Ethics radar pinging
In response to the latest Canadian science budget (Letters to the editor, ACCN, June 2012), I am feeling increasingly torn. I am so fortunate to have a dynamic, wonderful research group of motivated and ambitious students, post-docs, undergraduates and others (our highly qualified personnel!), and the most important thing I can do, as their supervisor, is to repay their effort and loyalty by supporting them for the rest of their careers as best I can.
I am torn because, in the past, I did everything in my power to help them find their first “real” jobs in Canadian academia, government and industry, and I will of course continue to do so if that is their wish. However, these days, with respect to academia, my ethics radar is pinging loudly because I am concerned about the future of young researchers in this country. I sense a moral dilemma. Can we continue to promote academia to our young people when they are faced with substantial cuts that potentially undermine their ability to do their job, if they can even get one?

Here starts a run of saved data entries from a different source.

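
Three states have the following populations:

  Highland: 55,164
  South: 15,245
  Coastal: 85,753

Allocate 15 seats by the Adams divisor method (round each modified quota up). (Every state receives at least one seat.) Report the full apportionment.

Standard divisor 156162/15 ≈ 10410.8; standard quotas: Highland 5.299, South 1.464, Coastal 8.237.
Rounding up gives 6, 2, 9 = 17 seats, so the divisor must be adjusted.
With modified divisor 11600: modified quotas Highland 4.756, South 1.314, Coastal 7.393.
Rounding up: Highland 5, South 2, Coastal 8 (total 15).

Highland=5, South=2, Coastal=8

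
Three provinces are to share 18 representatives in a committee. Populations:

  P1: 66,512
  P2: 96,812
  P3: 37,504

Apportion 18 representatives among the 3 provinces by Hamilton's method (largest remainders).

Standard divisor: 200828 ÷ 18 ≈ 11157.111.
Standard quotas: P1 5.9614, P2 8.6772, P3 3.3614.
Lower quotas: P1 5, P2 8, P3 3 (sum 16, leaving 2 seats).
Remainders in descending order: P1 0.9614, P2 0.6772, P3 0.3614.
The surplus seats go to P1, P2.

P1 6, P2 9, P3 3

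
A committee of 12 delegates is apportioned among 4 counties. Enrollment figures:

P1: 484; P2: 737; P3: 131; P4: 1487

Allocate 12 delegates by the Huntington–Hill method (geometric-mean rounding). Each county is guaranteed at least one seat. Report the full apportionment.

P1 2, P2 3, P3 1, P4 6

With divisor 250: modified quotas P1 1.936, P2 2.948, P3 0.524, P4 5.948.
Geometric-mean thresholds: P1 √(1·2)=1.414, P2 √(2·3)=2.449, P3 (min 1), P4 √(5·6)=5.477.
Each quota rounded against its threshold gives P1 2, P2 3, P3 1, P4 6 (total 12).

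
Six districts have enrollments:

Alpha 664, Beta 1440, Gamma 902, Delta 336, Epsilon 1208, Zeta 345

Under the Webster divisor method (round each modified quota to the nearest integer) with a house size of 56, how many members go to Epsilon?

14

Standard divisor 4895/56 ≈ 87.411; standard quotas: Alpha 7.596, Beta 16.474, Gamma 10.319, Delta 3.844, Epsilon 13.820, Zeta 3.947.
Rounding to the nearest integer gives Alpha 8, Beta 16, Gamma 10, Delta 4, Epsilon 14, Zeta 4 — total 56, matching the house size, so no adjustment is needed.
Epsilon receives 14.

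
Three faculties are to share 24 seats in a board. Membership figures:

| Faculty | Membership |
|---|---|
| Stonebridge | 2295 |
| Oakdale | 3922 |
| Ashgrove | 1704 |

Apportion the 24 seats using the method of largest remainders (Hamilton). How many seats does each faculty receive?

Standard divisor: 7921 ÷ 24 ≈ 330.042.
Standard quotas: Stonebridge 6.954, Oakdale 11.883, Ashgrove 5.163.
Lower quotas: Stonebridge 6, Oakdale 11, Ashgrove 5 (sum 22, leaving 2 seats).
Remainders in descending order: Stonebridge 0.954, Oakdale 0.883, Ashgrove 0.163.
The surplus seats go to Stonebridge, Oakdale.

Stonebridge 7; Oakdale 12; Ashgrove 5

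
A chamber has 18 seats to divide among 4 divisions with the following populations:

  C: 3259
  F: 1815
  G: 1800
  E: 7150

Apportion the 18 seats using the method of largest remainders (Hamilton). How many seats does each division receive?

C: 4, F: 3, G: 2, E: 9

The standard divisor is 14024/18 ≈ 779.111.
Standard quotas: C 4.1830, F 2.3296, G 2.3103, E 9.1771.
Lower quotas: C 4, F 2, G 2, E 9 (sum 17, leaving 1 seat).
Remainders in descending order: F 0.3296, G 0.3103, C 0.1830, E 0.1771.
The surplus seat goes to F.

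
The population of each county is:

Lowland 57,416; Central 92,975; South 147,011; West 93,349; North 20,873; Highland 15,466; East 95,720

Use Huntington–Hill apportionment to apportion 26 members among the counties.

With divisor 20832: modified quotas Lowland 2.756, Central 4.463, South 7.057, West 4.481, North 1.002, Highland 0.742, East 4.595.
Geometric-mean thresholds: Lowland √(2·3)=2.449, Central √(4·5)=4.472, South √(7·8)=7.483, West √(4·5)=4.472, North √(1·2)=1.414, Highland (min 1), East √(4·5)=4.472.
Each quota rounded against its threshold gives Lowland 3, Central 4, South 7, West 5, North 1, Highland 1, East 5 (total 26).

Lowland 3; Central 4; South 7; West 5; North 1; Highland 1; East 5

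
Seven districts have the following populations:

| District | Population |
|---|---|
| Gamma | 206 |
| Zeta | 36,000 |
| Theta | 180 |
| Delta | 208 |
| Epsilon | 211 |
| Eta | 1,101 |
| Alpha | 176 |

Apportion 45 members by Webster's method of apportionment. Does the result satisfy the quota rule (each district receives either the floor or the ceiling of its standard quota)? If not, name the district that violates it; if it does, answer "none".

Zeta

Standard quotas: Gamma 0.243, Zeta 42.540, Theta 0.213, Delta 0.246, Epsilon 0.249, Eta 1.301, Alpha 0.208.
Webster allocation: Gamma 0, Zeta 44, Theta 0, Delta 0, Epsilon 0, Eta 1, Alpha 0.
Zeta has quota 42.540 (lower 42, upper 43) but receives 44 — outside the quota interval.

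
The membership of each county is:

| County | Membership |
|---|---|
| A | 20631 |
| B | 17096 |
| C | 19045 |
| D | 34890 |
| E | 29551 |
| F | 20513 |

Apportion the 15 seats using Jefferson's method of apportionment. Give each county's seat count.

Standard divisor 141726/15 ≈ 9448.4; standard quotas: A 2.184, B 1.809, C 2.016, D 3.693, E 3.128, F 2.171.
Rounding down gives 2, 1, 2, 3, 3, 2 = 13 seats, so the divisor must be adjusted.
With modified divisor 8000: modified quotas A 2.579, B 2.137, C 2.381, D 4.361, E 3.694, F 2.564.
Rounding down: A 2, B 2, C 2, D 4, E 3, F 2 (total 15).

A: 2, B: 2, C: 2, D: 4, E: 3, F: 2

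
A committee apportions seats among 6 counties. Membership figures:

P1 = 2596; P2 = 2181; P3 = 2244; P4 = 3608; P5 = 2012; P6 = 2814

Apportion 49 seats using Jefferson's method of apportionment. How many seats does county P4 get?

12

Standard divisor 15455/49 ≈ 315.408; standard quotas: P1 8.231, P2 6.915, P3 7.115, P4 11.439, P5 6.379, P6 8.922.
Rounding down gives 8, 6, 7, 11, 6, 8 = 46 seats, so the divisor must be adjusted.
With modified divisor 300: modified quotas P1 8.653, P2 7.270, P3 7.480, P4 12.027, P5 6.707, P6 9.380.
Rounding down: P1 8, P2 7, P3 7, P4 12, P5 6, P6 9 (total 49).
P4 receives 12.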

Scholarships and equipment grants are under attack, and these cuts hurt young people far more than older, established people like me. Even the number of new professorial jobs that I could see this year in Canada was very low as universities grapple with budget challenges. Minor top-ups to “starting” Discovery Grants do little to help these new professors get their programs kick-started. We are competing now with aggressive and highly funded universities in the Middle East, Asia and Europe that are wooing our best and brightest with an increasingly loud siren call; I've now personally witnessed top young Canadian-trained highly qualified personnel move to assistant professor positions in Saudi Arabia, Germany, Korea and China in the past two years thanks to funding packages that will allow them a fair chance.
To lose a generation of researchers will be devastating to Canadian science. We have little time to act to prevent this enormous loss of talent.
Jillian Buriak
Professor of Chemistry
University of Alberta
Correction: The Kingston, Ont. company, PARTEQ Innovations, does not receive paid industry sponsors as stated on page 25 of the July/August 2012 issue (“Water Works” by Alanna Mitchell). The sponsors mentioned are associated with PARTEQ’s spinoff, GreenCentre Canada.